8. Inspecting with DB Browser

After initialization, open the SQLite file in DB Browser for SQLite to verify your tables.

The image shows a screenshot of a code editor with a file directory on the left and a DB Browser for SQLite window open, displaying options for database management.

9. Using the Task Manager

Browse to http://127.0.0.1:5000/ to see the login screen:

The image shows a web browser displaying a "Task Manager" login page with fields for username and password, alongside a code editor with project files open.

  1. Register a new user
  2. Create & assign tasks

The image shows a "Task Manager" web application interface where a user can create a new task by entering details such as title, description, assignee, and status. The interface also includes options to filter tasks by status and assignee.

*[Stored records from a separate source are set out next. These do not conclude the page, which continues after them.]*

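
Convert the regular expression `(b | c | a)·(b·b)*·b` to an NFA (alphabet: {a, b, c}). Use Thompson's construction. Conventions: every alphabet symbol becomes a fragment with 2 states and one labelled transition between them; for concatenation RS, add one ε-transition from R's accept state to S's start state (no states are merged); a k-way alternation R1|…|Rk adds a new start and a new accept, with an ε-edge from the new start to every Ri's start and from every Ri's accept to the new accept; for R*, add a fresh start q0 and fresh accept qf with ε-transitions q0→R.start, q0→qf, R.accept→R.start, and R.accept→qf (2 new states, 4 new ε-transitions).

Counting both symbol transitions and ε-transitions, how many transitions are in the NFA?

19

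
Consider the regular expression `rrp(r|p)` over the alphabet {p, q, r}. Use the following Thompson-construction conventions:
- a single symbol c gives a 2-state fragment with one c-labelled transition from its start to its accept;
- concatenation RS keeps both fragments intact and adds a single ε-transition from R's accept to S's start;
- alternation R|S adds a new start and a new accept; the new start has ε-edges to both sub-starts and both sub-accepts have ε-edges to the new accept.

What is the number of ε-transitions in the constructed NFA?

Building bottom-up:
Each of the 5 symbol leaves contributes 0 ε-transitions.
  r|p : 4 ε-transitions
  rrp(r|p) : 7 ε-transitions

7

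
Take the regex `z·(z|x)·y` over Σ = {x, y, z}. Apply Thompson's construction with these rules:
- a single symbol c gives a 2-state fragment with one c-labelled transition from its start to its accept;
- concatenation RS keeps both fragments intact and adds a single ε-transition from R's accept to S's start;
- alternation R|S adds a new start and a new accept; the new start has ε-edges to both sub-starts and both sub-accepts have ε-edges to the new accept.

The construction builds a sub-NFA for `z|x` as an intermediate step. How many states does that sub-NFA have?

Fragment for `z|x`:
Each of the 2 symbol leaves contributes a 2-state fragment.
  z|x — 6 states

6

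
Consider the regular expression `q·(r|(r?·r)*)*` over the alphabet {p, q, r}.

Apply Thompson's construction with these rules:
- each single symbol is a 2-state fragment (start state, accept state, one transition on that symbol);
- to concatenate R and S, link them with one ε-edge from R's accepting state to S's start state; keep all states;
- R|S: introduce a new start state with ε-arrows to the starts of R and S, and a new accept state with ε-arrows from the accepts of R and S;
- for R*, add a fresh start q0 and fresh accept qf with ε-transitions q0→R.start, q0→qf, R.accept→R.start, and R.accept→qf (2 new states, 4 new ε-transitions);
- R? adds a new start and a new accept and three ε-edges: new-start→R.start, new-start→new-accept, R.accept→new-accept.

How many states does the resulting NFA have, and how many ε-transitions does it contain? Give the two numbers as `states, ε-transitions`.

By structural recursion:
Each of the 4 symbol leaves contributes 2 states and 0 ε-transitions.
  r? : 4 states, 3 ε-transitions
  r?·r : 6 states, 4 ε-transitions
  (r?·r)* : 8 states, 8 ε-transitions
  r|(r?·r)* : 12 states, 12 ε-transitions
  (r|(r?·r)*)* : 14 states, 16 ε-transitions
  q·(r|(r?·r)*)* : 16 states, 17 ε-transitions

16, 17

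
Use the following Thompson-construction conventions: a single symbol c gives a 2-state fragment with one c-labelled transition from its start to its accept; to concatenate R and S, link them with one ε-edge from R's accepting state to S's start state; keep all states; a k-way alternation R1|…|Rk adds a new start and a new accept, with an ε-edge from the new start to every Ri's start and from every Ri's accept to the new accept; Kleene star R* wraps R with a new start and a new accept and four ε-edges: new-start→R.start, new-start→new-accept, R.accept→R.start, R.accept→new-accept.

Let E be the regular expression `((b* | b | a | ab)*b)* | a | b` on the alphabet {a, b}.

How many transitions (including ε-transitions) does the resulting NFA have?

36

By structural recursion:
Each of the 8 symbol leaves contributes 1 transition (1 symbol, 0 ε).
  b* → 5 transitions (1 symbol, 4 ε)
  ab → 3 transitions (2 symbol, 1 ε)
  b* | b | a | ab → 18 transitions (5 symbol, 13 ε)
  (b* | b | a | ab)* → 22 transitions (5 symbol, 17 ε)
  (b* | b | a | ab)*b → 24 transitions (6 symbol, 18 ε)
  ((b* | b | a | ab)*b)* → 28 transitions (6 symbol, 22 ε)
  ((b* | b | a | ab)*b)* | a | b → 36 transitions (8 symbol, 28 ε)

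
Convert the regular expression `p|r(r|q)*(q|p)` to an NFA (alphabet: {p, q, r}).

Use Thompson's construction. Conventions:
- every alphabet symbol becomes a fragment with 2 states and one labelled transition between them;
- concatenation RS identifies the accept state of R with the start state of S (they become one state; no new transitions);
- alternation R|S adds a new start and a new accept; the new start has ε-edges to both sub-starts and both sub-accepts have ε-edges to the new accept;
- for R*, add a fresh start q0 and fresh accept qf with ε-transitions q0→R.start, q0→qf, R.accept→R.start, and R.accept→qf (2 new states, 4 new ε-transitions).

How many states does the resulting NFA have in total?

Bottom-up over the parse tree:
Each of the 6 symbol leaves contributes a 2-state fragment.
  r|q : 6 states
  (r|q)* : 8 states
  q|p : 6 states
  r(r|q)*(q|p) : 14 states
  p|r(r|q)*(q|p) : 18 states

18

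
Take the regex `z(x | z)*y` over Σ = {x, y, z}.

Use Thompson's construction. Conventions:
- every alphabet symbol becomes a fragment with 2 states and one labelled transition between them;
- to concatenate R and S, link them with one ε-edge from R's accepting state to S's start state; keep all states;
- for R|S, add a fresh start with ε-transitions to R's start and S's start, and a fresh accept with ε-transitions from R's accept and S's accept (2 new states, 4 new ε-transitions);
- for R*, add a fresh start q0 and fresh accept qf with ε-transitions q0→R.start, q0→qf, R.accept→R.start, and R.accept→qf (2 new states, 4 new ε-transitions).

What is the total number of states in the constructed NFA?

12

Building bottom-up:
Each of the 4 symbol leaves contributes a 2-state fragment.
  x | z — 6 states
  (x | z)* — 8 states
  z(x | z)*y — 12 states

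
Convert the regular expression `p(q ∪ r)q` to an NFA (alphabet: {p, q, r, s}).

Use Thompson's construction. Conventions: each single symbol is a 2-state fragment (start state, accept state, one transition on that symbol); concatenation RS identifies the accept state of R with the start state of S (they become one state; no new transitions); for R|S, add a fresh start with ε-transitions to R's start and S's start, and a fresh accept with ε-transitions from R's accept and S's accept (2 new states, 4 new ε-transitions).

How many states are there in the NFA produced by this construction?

8

Bottom-up over the parse tree:
Each of the 4 symbol leaves contributes a 2-state fragment.
  q ∪ r — 6 states
  p(q ∪ r)q — 8 states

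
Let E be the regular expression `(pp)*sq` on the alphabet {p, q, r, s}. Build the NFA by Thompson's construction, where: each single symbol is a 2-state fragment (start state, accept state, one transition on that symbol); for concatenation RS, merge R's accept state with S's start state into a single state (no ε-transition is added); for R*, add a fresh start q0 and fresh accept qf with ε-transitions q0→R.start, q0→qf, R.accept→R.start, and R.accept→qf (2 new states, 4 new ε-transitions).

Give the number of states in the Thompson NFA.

7

Bottom-up over the parse tree:
Each of the 4 symbol leaves contributes a 2-state fragment.
  pp : 3 states
  (pp)* : 5 states
  (pp)*sq : 7 states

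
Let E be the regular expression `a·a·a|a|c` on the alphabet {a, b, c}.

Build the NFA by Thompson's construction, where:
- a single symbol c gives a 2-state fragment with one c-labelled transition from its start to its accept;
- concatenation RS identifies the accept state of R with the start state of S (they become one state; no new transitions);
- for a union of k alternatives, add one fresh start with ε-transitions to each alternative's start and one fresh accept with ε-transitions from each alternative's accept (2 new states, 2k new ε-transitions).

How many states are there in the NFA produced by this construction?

10

By structural recursion:
Each of the 5 symbol leaves contributes a 2-state fragment.
  a·a·a — 4 states
  a·a·a|a|c — 10 states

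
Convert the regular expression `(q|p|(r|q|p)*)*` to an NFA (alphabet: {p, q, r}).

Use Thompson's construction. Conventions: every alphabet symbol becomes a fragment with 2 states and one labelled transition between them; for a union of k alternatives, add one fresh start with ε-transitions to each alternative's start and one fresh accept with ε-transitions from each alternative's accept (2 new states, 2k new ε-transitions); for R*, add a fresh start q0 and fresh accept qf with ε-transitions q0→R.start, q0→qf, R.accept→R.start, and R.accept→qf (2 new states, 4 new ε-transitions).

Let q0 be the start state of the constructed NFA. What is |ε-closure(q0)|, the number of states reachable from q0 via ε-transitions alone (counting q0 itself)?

Let C(F) = |ε-closure(F.start)| within fragment F, and note whether F accepts ε. Symbol fragments have C = 1 and do not accept ε. Then:
  r|q|p : new start ε-reaches every alternative's start; none of them accept ε, so the new accept is not reached: |closure| = 1 + 1 + 1 + 1 = 4
  (r|q|p)* : the star's fresh start ε-reaches both the body's start and the fresh accept: |closure| = 2 + 4 = 6
  q|p|(r|q|p)* : new start ε-reaches every alternative's start; at least one alternative accepts ε, so the union's new accept is reached too: |closure| = 1 + 1 + 1 + 6 + 1 = 10
  (q|p|(r|q|p)*)* : the star's fresh start ε-reaches both the body's start and the fresh accept: |closure| = 2 + 10 = 12

12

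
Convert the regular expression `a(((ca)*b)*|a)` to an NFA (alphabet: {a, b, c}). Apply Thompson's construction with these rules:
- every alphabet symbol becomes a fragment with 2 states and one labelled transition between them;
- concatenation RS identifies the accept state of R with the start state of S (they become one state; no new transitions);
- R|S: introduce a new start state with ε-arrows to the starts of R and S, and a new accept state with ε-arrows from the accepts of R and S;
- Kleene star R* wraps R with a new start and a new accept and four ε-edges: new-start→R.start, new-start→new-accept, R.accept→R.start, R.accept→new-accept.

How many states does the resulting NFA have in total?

Recursing over subexpressions:
Each of the 5 symbol leaves contributes a 2-state fragment.
  ca → 3 states
  (ca)* → 5 states
  (ca)*b → 6 states
  ((ca)*b)* → 8 states
  ((ca)*b)*|a → 12 states
  a(((ca)*b)*|a) → 13 states

13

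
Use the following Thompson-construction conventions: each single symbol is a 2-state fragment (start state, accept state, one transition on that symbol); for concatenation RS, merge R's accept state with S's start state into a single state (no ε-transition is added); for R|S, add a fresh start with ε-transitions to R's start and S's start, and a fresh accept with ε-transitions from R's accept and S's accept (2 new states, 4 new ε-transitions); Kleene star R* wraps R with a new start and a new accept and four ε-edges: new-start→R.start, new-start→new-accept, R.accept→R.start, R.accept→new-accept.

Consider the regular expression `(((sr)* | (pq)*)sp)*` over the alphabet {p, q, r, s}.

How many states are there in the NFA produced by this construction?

Per subexpression:
Each of the 6 symbol leaves contributes a 2-state fragment.
  sr — 3 states
  (sr)* — 5 states
  pq — 3 states
  (pq)* — 5 states
  (sr)* | (pq)* — 12 states
  ((sr)* | (pq)*)sp — 14 states
  (((sr)* | (pq)*)sp)* — 16 states

16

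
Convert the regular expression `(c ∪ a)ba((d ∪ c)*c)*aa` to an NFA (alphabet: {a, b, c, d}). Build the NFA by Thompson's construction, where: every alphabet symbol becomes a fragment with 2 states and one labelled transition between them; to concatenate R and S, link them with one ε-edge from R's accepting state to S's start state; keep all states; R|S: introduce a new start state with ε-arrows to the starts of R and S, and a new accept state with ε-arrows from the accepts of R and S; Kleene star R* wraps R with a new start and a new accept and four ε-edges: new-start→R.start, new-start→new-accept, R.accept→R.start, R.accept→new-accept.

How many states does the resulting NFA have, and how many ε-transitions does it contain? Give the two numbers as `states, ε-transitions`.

By structural recursion:
Each of the 9 symbol leaves contributes 2 states and 0 ε-transitions.
  c ∪ a — 6 states, 4 ε-transitions
  d ∪ c — 6 states, 4 ε-transitions
  (d ∪ c)* — 8 states, 8 ε-transitions
  (d ∪ c)*c — 10 states, 9 ε-transitions
  ((d ∪ c)*c)* — 12 states, 13 ε-transitions
  (c ∪ a)ba((d ∪ c)*c)*aa — 26 states, 22 ε-transitions

26, 22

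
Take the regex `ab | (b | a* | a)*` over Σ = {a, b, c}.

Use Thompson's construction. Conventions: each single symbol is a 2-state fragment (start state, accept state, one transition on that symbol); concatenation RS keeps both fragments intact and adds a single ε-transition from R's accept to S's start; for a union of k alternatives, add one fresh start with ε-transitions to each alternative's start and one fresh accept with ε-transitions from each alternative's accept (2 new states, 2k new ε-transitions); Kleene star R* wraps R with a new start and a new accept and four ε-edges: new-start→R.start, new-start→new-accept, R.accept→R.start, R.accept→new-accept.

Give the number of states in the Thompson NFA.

Per subexpression:
Each of the 5 symbol leaves contributes a 2-state fragment.
  ab — 4 states
  a* — 4 states
  b | a* | a — 10 states
  (b | a* | a)* — 12 states
  ab | (b | a* | a)* — 18 states

18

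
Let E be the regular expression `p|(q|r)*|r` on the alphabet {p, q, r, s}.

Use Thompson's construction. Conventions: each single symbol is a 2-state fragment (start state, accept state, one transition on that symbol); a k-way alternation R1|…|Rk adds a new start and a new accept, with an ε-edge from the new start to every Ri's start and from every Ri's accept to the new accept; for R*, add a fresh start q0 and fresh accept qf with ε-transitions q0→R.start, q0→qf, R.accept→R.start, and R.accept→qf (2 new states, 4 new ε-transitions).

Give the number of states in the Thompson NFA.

14

Per subexpression:
Each of the 4 symbol leaves contributes a 2-state fragment.
  q|r — 6 states
  (q|r)* — 8 states
  p|(q|r)*|r — 14 states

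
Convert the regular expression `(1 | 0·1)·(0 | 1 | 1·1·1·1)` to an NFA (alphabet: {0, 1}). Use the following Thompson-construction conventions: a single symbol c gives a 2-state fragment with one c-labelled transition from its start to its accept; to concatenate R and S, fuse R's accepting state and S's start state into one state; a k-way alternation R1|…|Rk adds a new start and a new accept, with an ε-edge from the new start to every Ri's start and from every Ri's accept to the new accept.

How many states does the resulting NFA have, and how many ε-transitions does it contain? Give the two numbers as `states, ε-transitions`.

Bottom-up over the parse tree:
Each of the 9 symbol leaves contributes 2 states and 0 ε-transitions.
  0·1 → 3 states, 0 ε-transitions
  1 | 0·1 → 7 states, 4 ε-transitions
  1·1·1·1 → 5 states, 0 ε-transitions
  0 | 1 | 1·1·1·1 → 11 states, 6 ε-transitions
  (1 | 0·1)·(0 | 1 | 1·1·1·1) → 17 states, 10 ε-transitions

17, 10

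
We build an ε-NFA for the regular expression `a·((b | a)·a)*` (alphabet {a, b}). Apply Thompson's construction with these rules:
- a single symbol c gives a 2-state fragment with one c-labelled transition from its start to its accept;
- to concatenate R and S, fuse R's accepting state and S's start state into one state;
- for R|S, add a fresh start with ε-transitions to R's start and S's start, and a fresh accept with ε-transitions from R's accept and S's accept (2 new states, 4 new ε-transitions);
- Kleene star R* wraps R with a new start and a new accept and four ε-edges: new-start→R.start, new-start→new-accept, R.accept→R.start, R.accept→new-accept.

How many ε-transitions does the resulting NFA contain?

Per subexpression:
Each of the 4 symbol leaves contributes 0 ε-transitions.
  b | a → 4 ε-transitions
  (b | a)·a → 4 ε-transitions
  ((b | a)·a)* → 8 ε-transitions
  a·((b | a)·a)* → 8 ε-transitions

8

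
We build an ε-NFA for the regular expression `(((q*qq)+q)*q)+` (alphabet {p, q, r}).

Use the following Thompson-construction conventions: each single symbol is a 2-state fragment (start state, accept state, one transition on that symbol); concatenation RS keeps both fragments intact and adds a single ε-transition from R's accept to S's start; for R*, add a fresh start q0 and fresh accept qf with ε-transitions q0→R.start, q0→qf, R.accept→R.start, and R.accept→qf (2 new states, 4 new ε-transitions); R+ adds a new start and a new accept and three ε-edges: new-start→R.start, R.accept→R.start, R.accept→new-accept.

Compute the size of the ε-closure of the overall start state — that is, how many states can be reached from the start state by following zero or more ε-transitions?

9

Compute the ε-closure size of each fragment's start state recursively; a symbol fragment's start has no outgoing ε-edge, so its closure is just itself (size 1).
  q* → the star's fresh start ε-reaches both the body's start and the fresh accept: |closure| = 2 + 1 = 3
  q*qq → the left operand accepts ε, so the closure extends into the next operand (via the concat ε-link); |closure| = 3 + 1 = 4
  (q*qq)+ → |closure| = 1 + 4 = 5 (the body doesn't accept ε, so the new accept is not reached)
  (q*qq)+q → same as the first factor's closure: |closure| = 5
  ((q*qq)+q)* → new start has ε-edges to the inner start and to the new accept, so |closure| = 2 + 5 = 7
  ((q*qq)+q)*q → the left operand accepts ε, so the closure extends into the next operand (via the concat ε-link); |closure| = 7 + 1 = 8
  (((q*qq)+q)*q)+ → |closure| = 1 + 8 = 9 (the body doesn't accept ε, so the new accept is not reached)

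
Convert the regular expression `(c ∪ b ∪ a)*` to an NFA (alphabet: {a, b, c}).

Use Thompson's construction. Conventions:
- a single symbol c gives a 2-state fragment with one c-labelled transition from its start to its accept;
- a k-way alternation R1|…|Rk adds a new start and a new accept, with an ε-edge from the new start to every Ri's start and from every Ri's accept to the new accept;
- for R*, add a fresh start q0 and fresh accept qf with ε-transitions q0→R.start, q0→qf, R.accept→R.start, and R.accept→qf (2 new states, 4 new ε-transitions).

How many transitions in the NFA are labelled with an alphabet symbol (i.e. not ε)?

3

By structural recursion:
Each of the 3 symbol leaves contributes exactly 1 symbol transition.
  c ∪ b ∪ a → 3 symbol transitions
  (c ∪ b ∪ a)* → 3 symbol transitions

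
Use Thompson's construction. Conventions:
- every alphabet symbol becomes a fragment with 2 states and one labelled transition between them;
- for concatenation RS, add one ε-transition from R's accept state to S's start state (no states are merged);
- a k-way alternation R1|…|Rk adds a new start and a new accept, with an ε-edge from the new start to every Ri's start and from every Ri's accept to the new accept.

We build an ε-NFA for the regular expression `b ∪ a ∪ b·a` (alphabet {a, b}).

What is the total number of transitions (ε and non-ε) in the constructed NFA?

11

Building bottom-up:
Each of the 4 symbol leaves contributes 1 transition (1 symbol, 0 ε).
  b·a : 3 transitions (2 symbol, 1 ε)
  b ∪ a ∪ b·a : 11 transitions (4 symbol, 7 ε)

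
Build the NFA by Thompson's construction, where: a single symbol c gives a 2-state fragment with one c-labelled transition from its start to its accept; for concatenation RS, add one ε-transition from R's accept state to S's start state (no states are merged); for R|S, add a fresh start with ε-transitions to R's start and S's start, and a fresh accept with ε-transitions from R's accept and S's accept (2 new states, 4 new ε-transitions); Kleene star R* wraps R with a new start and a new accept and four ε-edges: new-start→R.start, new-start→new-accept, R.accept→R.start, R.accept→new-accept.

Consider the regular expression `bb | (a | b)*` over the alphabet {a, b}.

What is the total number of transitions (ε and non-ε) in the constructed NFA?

By structural recursion:
Each of the 4 symbol leaves contributes 1 transition (1 symbol, 0 ε).
  bb = 3 transitions (2 symbol, 1 ε)
  a | b = 6 transitions (2 symbol, 4 ε)
  (a | b)* = 10 transitions (2 symbol, 8 ε)
  bb | (a | b)* = 17 transitions (4 symbol, 13 ε)

17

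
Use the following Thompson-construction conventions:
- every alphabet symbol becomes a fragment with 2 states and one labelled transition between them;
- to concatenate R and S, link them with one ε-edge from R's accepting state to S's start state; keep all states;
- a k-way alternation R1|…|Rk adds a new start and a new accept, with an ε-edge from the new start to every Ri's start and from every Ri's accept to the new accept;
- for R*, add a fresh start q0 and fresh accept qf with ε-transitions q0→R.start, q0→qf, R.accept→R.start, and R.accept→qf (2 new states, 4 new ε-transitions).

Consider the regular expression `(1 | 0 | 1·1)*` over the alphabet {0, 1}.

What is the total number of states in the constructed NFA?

12

By structural recursion:
Each of the 4 symbol leaves contributes a 2-state fragment.
  1·1 : 4 states
  1 | 0 | 1·1 : 10 states
  (1 | 0 | 1·1)* : 12 states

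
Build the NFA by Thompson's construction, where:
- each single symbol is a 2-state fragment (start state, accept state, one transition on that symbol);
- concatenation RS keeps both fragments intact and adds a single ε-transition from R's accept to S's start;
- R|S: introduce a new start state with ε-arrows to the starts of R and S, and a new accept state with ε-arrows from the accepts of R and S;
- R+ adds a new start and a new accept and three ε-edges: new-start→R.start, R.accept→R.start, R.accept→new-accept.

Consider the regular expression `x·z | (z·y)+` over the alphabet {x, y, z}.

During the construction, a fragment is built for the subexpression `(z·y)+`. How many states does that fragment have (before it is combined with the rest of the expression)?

6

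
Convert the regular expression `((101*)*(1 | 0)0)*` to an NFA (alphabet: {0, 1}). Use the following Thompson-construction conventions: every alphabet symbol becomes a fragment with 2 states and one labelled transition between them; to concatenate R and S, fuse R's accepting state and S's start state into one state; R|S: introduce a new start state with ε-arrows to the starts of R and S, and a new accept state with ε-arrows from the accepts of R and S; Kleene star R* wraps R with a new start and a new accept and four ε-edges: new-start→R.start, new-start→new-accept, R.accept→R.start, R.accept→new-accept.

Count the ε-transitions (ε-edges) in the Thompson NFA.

Per subexpression:
Each of the 6 symbol leaves contributes 0 ε-transitions.
  1* → 4 ε-transitions
  101* → 4 ε-transitions
  (101*)* → 8 ε-transitions
  1 | 0 → 4 ε-transitions
  (101*)*(1 | 0)0 → 12 ε-transitions
  ((101*)*(1 | 0)0)* → 16 ε-transitions

16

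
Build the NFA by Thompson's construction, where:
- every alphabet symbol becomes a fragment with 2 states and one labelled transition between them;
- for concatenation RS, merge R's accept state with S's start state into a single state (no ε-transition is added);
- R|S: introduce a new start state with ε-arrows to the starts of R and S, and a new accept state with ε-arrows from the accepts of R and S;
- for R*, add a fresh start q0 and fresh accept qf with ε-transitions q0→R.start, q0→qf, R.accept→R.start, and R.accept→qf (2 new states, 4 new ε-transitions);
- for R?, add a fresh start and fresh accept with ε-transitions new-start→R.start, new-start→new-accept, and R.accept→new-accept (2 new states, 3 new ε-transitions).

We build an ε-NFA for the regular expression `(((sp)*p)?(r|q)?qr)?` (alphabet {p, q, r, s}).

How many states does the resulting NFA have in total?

19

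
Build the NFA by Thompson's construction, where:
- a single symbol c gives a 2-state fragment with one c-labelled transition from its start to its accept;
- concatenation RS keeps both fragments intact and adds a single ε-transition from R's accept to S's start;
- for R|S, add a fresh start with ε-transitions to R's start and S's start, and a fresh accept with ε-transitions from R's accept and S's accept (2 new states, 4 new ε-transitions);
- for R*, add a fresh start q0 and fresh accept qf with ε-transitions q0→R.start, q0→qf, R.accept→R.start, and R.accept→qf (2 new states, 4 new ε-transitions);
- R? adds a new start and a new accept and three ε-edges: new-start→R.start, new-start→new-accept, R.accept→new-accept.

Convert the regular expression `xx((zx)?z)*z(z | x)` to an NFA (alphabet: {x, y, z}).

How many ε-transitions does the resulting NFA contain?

17

Recursing over subexpressions:
Each of the 8 symbol leaves contributes 0 ε-transitions.
  zx — 1 ε-transition
  (zx)? — 4 ε-transitions
  (zx)?z — 5 ε-transitions
  ((zx)?z)* — 9 ε-transitions
  z | x — 4 ε-transitions
  xx((zx)?z)*z(z | x) — 17 ε-transitions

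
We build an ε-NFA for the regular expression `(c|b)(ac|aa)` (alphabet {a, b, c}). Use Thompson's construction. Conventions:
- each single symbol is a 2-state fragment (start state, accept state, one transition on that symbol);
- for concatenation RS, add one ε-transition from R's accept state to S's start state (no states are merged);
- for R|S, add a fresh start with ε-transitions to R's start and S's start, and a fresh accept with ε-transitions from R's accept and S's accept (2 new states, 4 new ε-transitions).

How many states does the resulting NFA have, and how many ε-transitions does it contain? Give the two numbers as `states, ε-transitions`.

16, 11

Bottom-up over the parse tree:
Each of the 6 symbol leaves contributes 2 states and 0 ε-transitions.
  c|b — 6 states, 4 ε-transitions
  ac — 4 states, 1 ε-transition
  aa — 4 states, 1 ε-transition
  ac|aa — 10 states, 6 ε-transitions
  (c|b)(ac|aa) — 16 states, 11 ε-transitions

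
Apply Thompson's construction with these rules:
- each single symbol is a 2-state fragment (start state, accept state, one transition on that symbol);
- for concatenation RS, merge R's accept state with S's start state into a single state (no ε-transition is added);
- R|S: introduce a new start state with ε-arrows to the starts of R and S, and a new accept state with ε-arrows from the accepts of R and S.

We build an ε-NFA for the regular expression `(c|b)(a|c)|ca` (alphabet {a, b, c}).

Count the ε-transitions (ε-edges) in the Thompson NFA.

12

Per subexpression:
Each of the 6 symbol leaves contributes 0 ε-transitions.
  c|b — 4 ε-transitions
  a|c — 4 ε-transitions
  (c|b)(a|c) — 8 ε-transitions
  ca — 0 ε-transitions
  (c|b)(a|c)|ca — 12 ε-transitions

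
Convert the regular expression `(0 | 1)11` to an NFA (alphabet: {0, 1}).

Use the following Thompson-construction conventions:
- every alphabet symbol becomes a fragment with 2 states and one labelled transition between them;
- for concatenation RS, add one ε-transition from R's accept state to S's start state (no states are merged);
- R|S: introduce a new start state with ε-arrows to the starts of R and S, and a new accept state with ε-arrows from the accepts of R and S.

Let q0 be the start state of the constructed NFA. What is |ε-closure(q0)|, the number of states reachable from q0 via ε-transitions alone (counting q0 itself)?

Let C(F) = |ε-closure(F.start)| within fragment F, and note whether F accepts ε. Symbol fragments have C = 1 and do not accept ε. Then:
  0 | 1 : new start ε-reaches every alternative's start; none of them accept ε, so the new accept is not reached: C = 1 + 1 + 1 = 3
  (0 | 1)11 : same as the first factor's closure: C = 3

3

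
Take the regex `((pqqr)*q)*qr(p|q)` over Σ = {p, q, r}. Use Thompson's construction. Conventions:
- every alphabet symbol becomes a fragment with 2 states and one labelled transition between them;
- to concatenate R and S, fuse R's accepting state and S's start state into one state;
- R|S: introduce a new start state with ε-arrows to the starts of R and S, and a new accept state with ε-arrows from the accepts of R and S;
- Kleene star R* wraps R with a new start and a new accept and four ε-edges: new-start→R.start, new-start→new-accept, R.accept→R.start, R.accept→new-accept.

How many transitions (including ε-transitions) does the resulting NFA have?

Bottom-up over the parse tree:
Each of the 9 symbol leaves contributes 1 transition (1 symbol, 0 ε).
  pqqr → 4 transitions (4 symbol, 0 ε)
  (pqqr)* → 8 transitions (4 symbol, 4 ε)
  (pqqr)*q → 9 transitions (5 symbol, 4 ε)
  ((pqqr)*q)* → 13 transitions (5 symbol, 8 ε)
  p|q → 6 transitions (2 symbol, 4 ε)
  ((pqqr)*q)*qr(p|q) → 21 transitions (9 symbol, 12 ε)

21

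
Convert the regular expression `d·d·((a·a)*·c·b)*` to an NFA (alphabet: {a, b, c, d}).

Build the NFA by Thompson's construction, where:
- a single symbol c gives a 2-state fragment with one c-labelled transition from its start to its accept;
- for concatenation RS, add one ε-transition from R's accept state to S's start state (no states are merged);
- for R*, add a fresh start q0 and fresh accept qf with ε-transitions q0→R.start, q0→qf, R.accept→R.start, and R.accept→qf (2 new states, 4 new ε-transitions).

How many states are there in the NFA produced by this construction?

Bottom-up over the parse tree:
Each of the 6 symbol leaves contributes a 2-state fragment.
  a·a → 4 states
  (a·a)* → 6 states
  (a·a)*·c·b → 10 states
  ((a·a)*·c·b)* → 12 states
  d·d·((a·a)*·c·b)* → 16 states

16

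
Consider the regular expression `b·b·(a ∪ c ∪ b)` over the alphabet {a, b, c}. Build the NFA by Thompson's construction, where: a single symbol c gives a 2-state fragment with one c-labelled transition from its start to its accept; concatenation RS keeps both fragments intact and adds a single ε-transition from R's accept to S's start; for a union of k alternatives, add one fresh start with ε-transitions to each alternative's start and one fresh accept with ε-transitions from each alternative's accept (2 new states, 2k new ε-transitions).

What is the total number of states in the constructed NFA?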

  1. View, update, filter, or delete tasks:

The image shows a task management dashboard in a web browser, where users can create and filter tasks. It includes fields for task details and a list of existing tasks with options to edit or delete them.

10. Conclusion & References

Key Takeaways

  • Prompt specificity drives accurate LLM output.
  • Model quality (e.g., Cloud 3.7 Sonnet) matters for code generation.